The problem is that you are not adding the samples together. If we are looking at 4 tracks, 16-bit PCM data, you need to add all the different values together to "mix" them into one final output. So, from a purely-numbers point-of-view, it would look like this:

[Track1]  320  -16  2000   200  400
[Track2]   16    8   123   -87   91
[Track3]  -16  -34  -356  1200  805
[Track4] 1011 1230 -1230  -100   19
[Final!] 1331 1188   537  1213 1315

In your above code, you should only be writing a single byte array. That byte array is the final mix of all tracks added together. The problem is that you are writing a byte array for each different track (so there is no mixdown happening, as you observed).

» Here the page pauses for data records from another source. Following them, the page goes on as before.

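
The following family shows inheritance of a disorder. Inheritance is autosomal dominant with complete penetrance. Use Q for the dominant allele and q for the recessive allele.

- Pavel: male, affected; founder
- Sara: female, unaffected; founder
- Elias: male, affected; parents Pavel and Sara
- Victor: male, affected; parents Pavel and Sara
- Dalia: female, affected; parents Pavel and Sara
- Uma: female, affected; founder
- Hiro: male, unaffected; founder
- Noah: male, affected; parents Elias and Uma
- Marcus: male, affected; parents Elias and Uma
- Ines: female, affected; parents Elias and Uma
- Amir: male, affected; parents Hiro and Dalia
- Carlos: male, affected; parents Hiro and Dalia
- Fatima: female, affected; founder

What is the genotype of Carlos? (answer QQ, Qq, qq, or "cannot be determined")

From phenotype alone, Carlos is QQ or Qq.
Carlos is affected so carries Q and received q from Hiro (qq), so Carlos is Qq.

Qq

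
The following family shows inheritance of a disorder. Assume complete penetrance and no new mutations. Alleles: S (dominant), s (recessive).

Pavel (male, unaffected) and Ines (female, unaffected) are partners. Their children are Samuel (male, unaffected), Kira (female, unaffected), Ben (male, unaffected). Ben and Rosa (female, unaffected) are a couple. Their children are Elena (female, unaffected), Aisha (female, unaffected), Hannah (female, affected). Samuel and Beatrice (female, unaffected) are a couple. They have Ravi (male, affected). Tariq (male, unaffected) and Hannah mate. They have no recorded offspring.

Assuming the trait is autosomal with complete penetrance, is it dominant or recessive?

recessive

Ben and Rosa are both unaffected yet have an affected child Hannah. Under dominance, an affected child requires at least one affected parent, so the trait cannot be dominant.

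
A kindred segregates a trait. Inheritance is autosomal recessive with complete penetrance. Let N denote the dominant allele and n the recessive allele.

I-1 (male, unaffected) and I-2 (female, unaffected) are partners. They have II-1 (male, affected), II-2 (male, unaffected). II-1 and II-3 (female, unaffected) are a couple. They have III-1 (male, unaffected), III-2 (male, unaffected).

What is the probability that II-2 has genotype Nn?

I-1 is unaffected so carries N and passed n to II-1 (nn), so I-1 is Nn.
I-2 is unaffected so carries N and passed n to II-1 (nn), so I-2 is Nn.
Their cross gives offspring ratios 1/4 NN : 1/2 Nn : 1/4 nn. Conditioning on II-2 being unaffected, P(Nn) = 1/2 / 3/4 = 2/3.

2/3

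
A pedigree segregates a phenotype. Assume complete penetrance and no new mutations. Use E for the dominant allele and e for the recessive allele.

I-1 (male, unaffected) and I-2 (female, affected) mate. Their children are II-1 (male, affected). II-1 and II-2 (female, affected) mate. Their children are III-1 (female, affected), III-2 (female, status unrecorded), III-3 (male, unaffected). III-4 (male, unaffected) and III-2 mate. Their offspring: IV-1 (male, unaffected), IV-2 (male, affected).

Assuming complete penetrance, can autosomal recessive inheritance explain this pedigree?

Under autosomal recessive, III-3 (unaffected, male) cannot arise from II-1 (affected) × II-2 (affected).

No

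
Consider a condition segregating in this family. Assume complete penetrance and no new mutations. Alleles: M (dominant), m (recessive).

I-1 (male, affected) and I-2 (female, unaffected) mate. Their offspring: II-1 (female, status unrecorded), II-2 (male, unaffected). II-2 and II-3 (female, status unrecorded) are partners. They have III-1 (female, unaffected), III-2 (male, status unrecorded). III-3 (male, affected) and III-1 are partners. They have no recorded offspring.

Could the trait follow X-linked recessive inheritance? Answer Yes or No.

Yes

A consistent assignment under X-linked recessive exists: I-1 X^m Y, I-2 X^M X^M, II-1 X^M X^m, II-2 X^M Y, II-3 X^M X^M, III-1 X^M X^M, III-2 X^M Y, III-3 X^m Y.
In this assignment every recorded phenotype matches its genotype and every non-founder's genotype is obtainable from its parents' genotypes, so the pedigree is consistent.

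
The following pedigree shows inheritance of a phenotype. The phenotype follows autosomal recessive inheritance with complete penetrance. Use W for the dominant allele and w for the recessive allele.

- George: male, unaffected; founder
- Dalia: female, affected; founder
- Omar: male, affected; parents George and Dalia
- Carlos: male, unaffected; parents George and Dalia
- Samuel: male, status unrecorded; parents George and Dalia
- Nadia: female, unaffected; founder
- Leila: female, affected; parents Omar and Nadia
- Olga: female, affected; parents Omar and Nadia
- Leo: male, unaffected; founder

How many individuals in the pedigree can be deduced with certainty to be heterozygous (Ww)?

3

Obligate heterozygotes: George is unaffected so carries W and passed w to Omar (ww), so George is Ww; Carlos is unaffected so carries W and received w from Dalia (ww), so Carlos is Ww; Nadia is unaffected so carries W and passed w to Leila (ww), so Nadia is Ww.
Every other individual is either homozygous by phenotype or has at least one consistent homozygous assignment, so the count is 3.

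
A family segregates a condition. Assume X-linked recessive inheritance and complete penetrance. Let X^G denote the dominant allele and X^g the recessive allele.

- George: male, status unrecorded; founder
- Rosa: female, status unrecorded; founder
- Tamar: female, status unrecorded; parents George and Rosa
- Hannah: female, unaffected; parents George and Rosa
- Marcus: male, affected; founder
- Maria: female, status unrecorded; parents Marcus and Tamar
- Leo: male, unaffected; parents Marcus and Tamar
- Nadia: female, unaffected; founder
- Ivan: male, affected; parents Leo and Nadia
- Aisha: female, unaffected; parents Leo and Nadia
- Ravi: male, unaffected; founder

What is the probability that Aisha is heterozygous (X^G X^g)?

Leo is unaffected, so Leo is X^G Y.
Nadia is unaffected so carries G and passed g to Ivan (X^g Y), so Nadia is X^G X^g.
Their cross gives offspring ratios 1/2 X^G X^G : 1/2 X^G X^g. Conditioning on Aisha being unaffected, P(X^G X^g) = 1/2 / 1 = 1/2.

1/2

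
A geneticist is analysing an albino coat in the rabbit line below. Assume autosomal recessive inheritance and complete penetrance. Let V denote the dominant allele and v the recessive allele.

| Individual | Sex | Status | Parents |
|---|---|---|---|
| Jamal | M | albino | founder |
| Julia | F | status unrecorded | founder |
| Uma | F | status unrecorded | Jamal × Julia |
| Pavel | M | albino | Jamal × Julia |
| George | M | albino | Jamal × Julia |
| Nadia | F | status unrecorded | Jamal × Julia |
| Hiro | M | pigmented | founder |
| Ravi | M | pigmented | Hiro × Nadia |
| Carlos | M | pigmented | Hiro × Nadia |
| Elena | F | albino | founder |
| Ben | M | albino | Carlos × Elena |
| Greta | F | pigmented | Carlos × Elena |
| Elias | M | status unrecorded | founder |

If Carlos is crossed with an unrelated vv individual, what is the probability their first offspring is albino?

1/2

Carlos is pigmented so carries V and passed v to Ben (vv), so Carlos is Vv.
The cross gives 1/2 Vv : 1/2 vv, so P(offspring is albino) = 1/2.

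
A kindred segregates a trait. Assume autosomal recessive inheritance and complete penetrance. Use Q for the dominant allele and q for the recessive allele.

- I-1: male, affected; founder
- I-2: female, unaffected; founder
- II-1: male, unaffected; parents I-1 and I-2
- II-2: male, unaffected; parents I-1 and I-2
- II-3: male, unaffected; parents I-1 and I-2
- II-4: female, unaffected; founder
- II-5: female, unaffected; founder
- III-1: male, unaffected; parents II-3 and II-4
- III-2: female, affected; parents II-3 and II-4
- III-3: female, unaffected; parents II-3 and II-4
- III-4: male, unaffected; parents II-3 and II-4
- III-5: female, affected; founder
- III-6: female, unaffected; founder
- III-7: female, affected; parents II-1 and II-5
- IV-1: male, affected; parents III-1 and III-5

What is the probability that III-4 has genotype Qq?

2/3

II-3 is unaffected so carries Q and received q from I-1 (qq), so II-3 is Qq.
II-4 is unaffected so carries Q and passed q to III-2 (qq), so II-4 is Qq.
Their cross gives offspring ratios 1/4 QQ : 1/2 Qq : 1/4 qq. Conditioning on III-4 being unaffected, P(Qq) = 1/2 / 3/4 = 2/3.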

If you want to guarantee you don't have any "clipping", you should take the average of all tracks (so add all four tracks above and divide by 4). However, there are artifacts from choosing that approach (like if you have silence on three tracks and one loud track, the final output will be much quiter than the volume of the one track that is not silent). There are more complicated algorithms you can use to do the mixing, but by then you are writing your own mixer :P.